Prop 200 Supporters: Don't Worry About the Money!

Posted By on Thu, Oct 29, 2009 at 5:45 PM

The Prop 200 campaign sent out a bulletin yesterday assuring everyone that there would be plenty of money to pay for the Public Safety First Initiative, which is estimated to cost $150 million or so over the next five years and more than $60 million a year after that.

Realtor Bill Arnold cited a report from the Joint Legislative Budget Committee that estimates that revenues will grow by 7.8 percent in fiscal year 2011.

But he didn't mention that the report includes this "Warning and Caveat: Is is responsible to base a budget on 7.8 percent estimated growth in FY ’11? Economic forecasting has limited ability to predict future, especially in unprecendented times."
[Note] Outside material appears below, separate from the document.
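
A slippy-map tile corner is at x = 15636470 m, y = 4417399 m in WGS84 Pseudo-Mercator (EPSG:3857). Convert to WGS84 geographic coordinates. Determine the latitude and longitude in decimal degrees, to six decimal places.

R = 6378137 m. λ = x/R = 140.46479991°.
φ = 2·arctan(exp(y/R)) − 90° = 2·arctan(1.99888) − 90° = 36.84410317°.

lat 36.844103°, lon 140.464800°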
Even if the prediction is right, the state is now facing a $2 billion shortfall in the current year and $3 billion shortfall next year. It won't be until 2013 that the state will reach the amount of money in income taxes that in collected in 2005 and the amount of sales taxes in collected in 2006. That's a deep hole to climb out of.

And right now, city officials are estimating that it's going to take several years before Tucson's budget stabilizes. Once it does, we won't just need money for public safety. We'll need it expenses like pothole repair and upgrading our parks.

There's no doubt that, as more money comes to city, more should be invested in public safety, just as more was invested since 2006. But locking in spending based on an uncertain hope that enough money will be there in a few years sounds like the kind of reasoning that, well, a Realtor would use to sell you a house you really can't afford.